🤖 AI Summary
This study investigates whether large language models genuinely reflect their internal reasoning processes during chain-of-thought inference, particularly their capacity to detect their own errors. Employing linear probing, activation interventions (including activation steering and patching), self-correction mechanisms, and probe-guided optimal sampling, the work provides the first quantitative evidence that hidden model states can predict reasoning correctness with high accuracy (AUROC of 0.95), substantially outperforming surface-level textual classifiers (AUROC of 0.59). Despite this strong diagnostic signal, multiple intervention strategies fail to leverage it for error correction, indicating that the signal is correlative rather than causal. These findings reveal that models possess a latent ability to sense their own mistakes, thereby establishing new boundaries for mechanistic interpretability in language models.
📝 Abstract
Chain-of-thought (CoT) prompting assumes that generated reasoning reflects a model's internal computation. We show this assumption is wrong in a specific, measurable way: models internally detect their own reasoning errors but outwardly express confidence in them.
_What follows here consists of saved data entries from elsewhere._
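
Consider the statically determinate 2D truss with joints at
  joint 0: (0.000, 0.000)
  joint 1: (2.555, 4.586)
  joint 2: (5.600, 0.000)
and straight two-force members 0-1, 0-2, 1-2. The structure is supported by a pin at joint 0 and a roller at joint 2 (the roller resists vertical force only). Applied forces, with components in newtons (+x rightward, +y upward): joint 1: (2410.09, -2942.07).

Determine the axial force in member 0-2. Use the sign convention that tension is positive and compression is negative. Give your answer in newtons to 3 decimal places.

2201.756

N=3 nodes, M=3 members, R=3 reactions → 2N=6, M+R=6
member 0 (0-1): L=5.2497, (cx,cy)=(0.4867,0.8736)
member 1 (0-2): L=5.6000, (cx,cy)=(1.0000,0.0000)
member 2 (1-2): L=5.5049, (cx,cy)=(0.5531,-0.8331)
solve A·x = −loads:
  F[0-1] = +428.0594 N (tension)
  F[0-2] = +2201.7561 N (tension)
  F[1-2] = -3980.4094 N (compression)
  Rx@0 = -2410.0900 N
  Ry@0 = -373.9410 N
  Ry@2 = +3316.0110 N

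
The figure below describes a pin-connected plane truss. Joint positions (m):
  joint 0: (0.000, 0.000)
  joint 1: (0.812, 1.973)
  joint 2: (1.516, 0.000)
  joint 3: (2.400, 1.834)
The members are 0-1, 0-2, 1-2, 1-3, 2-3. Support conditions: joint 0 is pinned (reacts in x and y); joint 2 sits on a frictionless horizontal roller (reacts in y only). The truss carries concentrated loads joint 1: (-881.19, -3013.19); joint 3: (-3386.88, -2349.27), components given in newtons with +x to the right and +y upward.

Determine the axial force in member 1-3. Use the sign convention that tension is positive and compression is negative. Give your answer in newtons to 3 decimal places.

-2171.519

N=4 nodes, M=5 members, R=3 reactions → 2N=8, M+R=8
member 0 (0-1): L=2.1336, (cx,cy)=(0.3806,0.9247)
member 1 (0-2): L=1.5160, (cx,cy)=(1.0000,0.0000)
member 2 (1-2): L=2.0948, (cx,cy)=(0.3361,-0.9418)
member 3 (1-3): L=1.5941, (cx,cy)=(0.9962,-0.0872)
member 4 (2-3): L=2.0359, (cx,cy)=(0.4342,0.9008)
solve A·x = −loads:
  F[0-1] = -5702.6688 N (compression)
  F[0-2] = -2097.7210 N (compression)
  F[1-2] = +2600.9567 N (tension)
  F[1-3] = -2171.5188 N (compression)
  F[2-3] = -2818.1341 N (compression)
  Rx@0 = +4268.0700 N
  Ry@0 = +5273.5204 N
  Ry@2 = +88.9396 N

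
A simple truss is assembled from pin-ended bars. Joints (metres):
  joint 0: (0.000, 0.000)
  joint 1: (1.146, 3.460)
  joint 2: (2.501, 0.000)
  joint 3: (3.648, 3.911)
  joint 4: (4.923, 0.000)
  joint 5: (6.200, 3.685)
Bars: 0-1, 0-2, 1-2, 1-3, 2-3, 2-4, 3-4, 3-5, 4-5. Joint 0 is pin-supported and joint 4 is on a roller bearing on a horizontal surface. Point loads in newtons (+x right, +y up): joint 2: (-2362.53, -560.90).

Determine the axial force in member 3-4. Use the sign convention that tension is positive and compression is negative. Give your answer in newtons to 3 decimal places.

-299.710

N=6 nodes, M=9 members, R=3 reactions → 2N=12, M+R=12
member 0 (0-1): L=3.6448, (cx,cy)=(0.3144,0.9493)
member 1 (0-2): L=2.5010, (cx,cy)=(1.0000,0.0000)
member 2 (1-2): L=3.7159, (cx,cy)=(0.3647,-0.9311)
member 3 (1-3): L=2.5423, (cx,cy)=(0.9841,0.1774)
member 4 (2-3): L=4.0757, (cx,cy)=(0.2814,0.9596)
member 5 (2-4): L=2.4220, (cx,cy)=(1.0000,0.0000)
member 6 (3-4): L=4.1136, (cx,cy)=(0.3099,-0.9508)
member 7 (3-5): L=2.5620, (cx,cy)=(0.9961,-0.0882)
member 8 (4-5): L=3.9000, (cx,cy)=(0.3274,0.9449)
solve A·x = −loads:
  F[0-1] = -290.6920 N (compression)
  F[0-2] = -2271.1317 N (compression)
  F[1-2] = +260.2881 N (tension)
  F[1-3] = -189.3158 N (compression)
  F[2-3] = +331.9506 N (tension)
  F[2-4] = +92.8949 N (tension)
  F[3-4] = -299.7102 N (compression)
  F[3-5] = -0.0000 N (compression)
  F[4-5] = +0.0000 N (tension)
  Rx@0 = +2362.5300 N
  Ry@0 = +275.9496 N
  Ry@4 = +284.9504 N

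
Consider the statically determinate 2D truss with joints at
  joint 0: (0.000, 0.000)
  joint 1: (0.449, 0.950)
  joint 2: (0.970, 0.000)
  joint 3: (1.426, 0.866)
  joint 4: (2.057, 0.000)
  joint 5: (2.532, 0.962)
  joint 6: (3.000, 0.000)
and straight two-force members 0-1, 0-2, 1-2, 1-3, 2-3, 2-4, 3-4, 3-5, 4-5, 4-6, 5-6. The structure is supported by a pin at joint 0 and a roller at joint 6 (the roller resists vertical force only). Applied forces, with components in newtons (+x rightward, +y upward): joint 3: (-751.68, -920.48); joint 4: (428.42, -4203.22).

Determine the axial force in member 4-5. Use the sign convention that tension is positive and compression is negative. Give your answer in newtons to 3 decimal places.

N=7 nodes, M=11 members, R=3 reactions → 2N=14, M+R=14
member 0 (0-1): L=1.0508, (cx,cy)=(0.4273,0.9041)
member 1 (0-2): L=0.9700, (cx,cy)=(1.0000,0.0000)
member 2 (1-2): L=1.0835, (cx,cy)=(0.4809,-0.8768)
member 3 (1-3): L=0.9806, (cx,cy)=(0.9963,-0.0857)
member 4 (2-3): L=0.9787, (cx,cy)=(0.4659,0.8848)
member 5 (2-4): L=1.0870, (cx,cy)=(1.0000,0.0000)
member 6 (3-4): L=1.0715, (cx,cy)=(0.5889,-0.8082)
member 7 (3-5): L=1.1102, (cx,cy)=(0.9963,0.0865)
member 8 (4-5): L=1.0729, (cx,cy)=(0.4427,0.8967)
member 9 (4-6): L=0.9430, (cx,cy)=(1.0000,0.0000)
member 10 (5-6): L=1.0698, (cx,cy)=(0.4375,-0.8992)
solve A·x = −loads:
  F[0-1] = -2235.5155 N (compression)
  F[0-2] = +631.9957 N (tension)
  F[1-2] = +2517.5114 N (tension)
  F[1-3] = -2173.8051 N (compression)
  F[2-3] = -2494.6653 N (compression)
  F[2-4] = +3004.8565 N (tension)
  F[3-4] = +1020.6009 N (tension)
  F[3-5] = -3189.4083 N (compression)
  F[4-5] = +3767.7442 N (tension)
  F[4-6] = +1509.3524 N (tension)
  F[5-6] = -3450.2187 N (compression)
  Rx@0 = +323.2600 N
  Ry@0 = +2021.1423 N
  Ry@6 = +3102.5577 N

3767.744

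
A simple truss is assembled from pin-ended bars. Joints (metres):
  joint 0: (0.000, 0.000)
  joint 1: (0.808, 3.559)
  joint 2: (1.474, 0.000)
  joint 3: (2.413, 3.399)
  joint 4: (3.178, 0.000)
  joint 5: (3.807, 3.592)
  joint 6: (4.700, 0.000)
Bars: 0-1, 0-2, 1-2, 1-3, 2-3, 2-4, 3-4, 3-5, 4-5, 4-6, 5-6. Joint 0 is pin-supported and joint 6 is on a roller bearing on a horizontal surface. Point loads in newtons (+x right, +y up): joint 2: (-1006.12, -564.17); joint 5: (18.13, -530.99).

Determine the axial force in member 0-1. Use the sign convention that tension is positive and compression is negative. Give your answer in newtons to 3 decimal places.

N=7 nodes, M=11 members, R=3 reactions → 2N=14, M+R=14
member 0 (0-1): L=3.6496, (cx,cy)=(0.2214,0.9752)
member 1 (0-2): L=1.4740, (cx,cy)=(1.0000,0.0000)
member 2 (1-2): L=3.6208, (cx,cy)=(0.1839,-0.9829)
member 3 (1-3): L=1.6130, (cx,cy)=(0.9951,-0.0992)
member 4 (2-3): L=3.5263, (cx,cy)=(0.2663,0.9639)
member 5 (2-4): L=1.7040, (cx,cy)=(1.0000,0.0000)
member 6 (3-4): L=3.4840, (cx,cy)=(0.2196,-0.9756)
member 7 (3-5): L=1.4073, (cx,cy)=(0.9906,0.1371)
member 8 (4-5): L=3.6467, (cx,cy)=(0.1725,0.9850)
member 9 (4-6): L=1.5220, (cx,cy)=(1.0000,0.0000)
member 10 (5-6): L=3.7013, (cx,cy)=(0.2413,-0.9705)
solve A·x = −loads:
  F[0-1] = -486.3378 N (compression)
  F[0-2] = -880.3167 N (compression)
  F[1-2] = +502.8012 N (tension)
  F[1-3] = -201.1498 N (compression)
  F[2-3] = +72.5678 N (tension)
  F[2-4] = +198.9641 N (tension)
  F[3-4] = -114.2527 N (compression)
  F[3-5] = -157.2328 N (compression)
  F[4-5] = +113.1605 N (tension)
  F[4-6] = +154.3585 N (tension)
  F[5-6] = -639.7909 N (compression)
  Rx@0 = +987.9900 N
  Ry@0 = +474.2688 N
  Ry@6 = +620.8912 N

-486.338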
A linear probe on hidden states predicts trace correctness with 0.95 AUROC -- from the very first reasoning step (0.79) -- while verbalized confidence for wrong traces is 4.55/5, nearly identical to correct ones (4.87/5). A text-surface classifier achieves only 0.59 on the same data, confirming a 0.20-point gap invisible in the generated text. This hidden error awareness holds across three model families (Qwen, Llama, Phi), 1.5B-72B parameters, and RL-trained reasoning models (DeepSeek-R1, 0.852 AUROC). The natural question is whether this signal can fix the errors it detects. It cannot. Four interventions -- activation steering, probe-guided best-of-N, self-correction, and activation patching -- all fail; patching destroys output coherence entirely. The signal is diagnostic, not causal: a readout of computation quality, not a lever to redirect it. This delineates a boundary for mechanistic interpretability: error representations during reasoning are fundamentally different from the factual knowledge representations that prior work has successfully edited.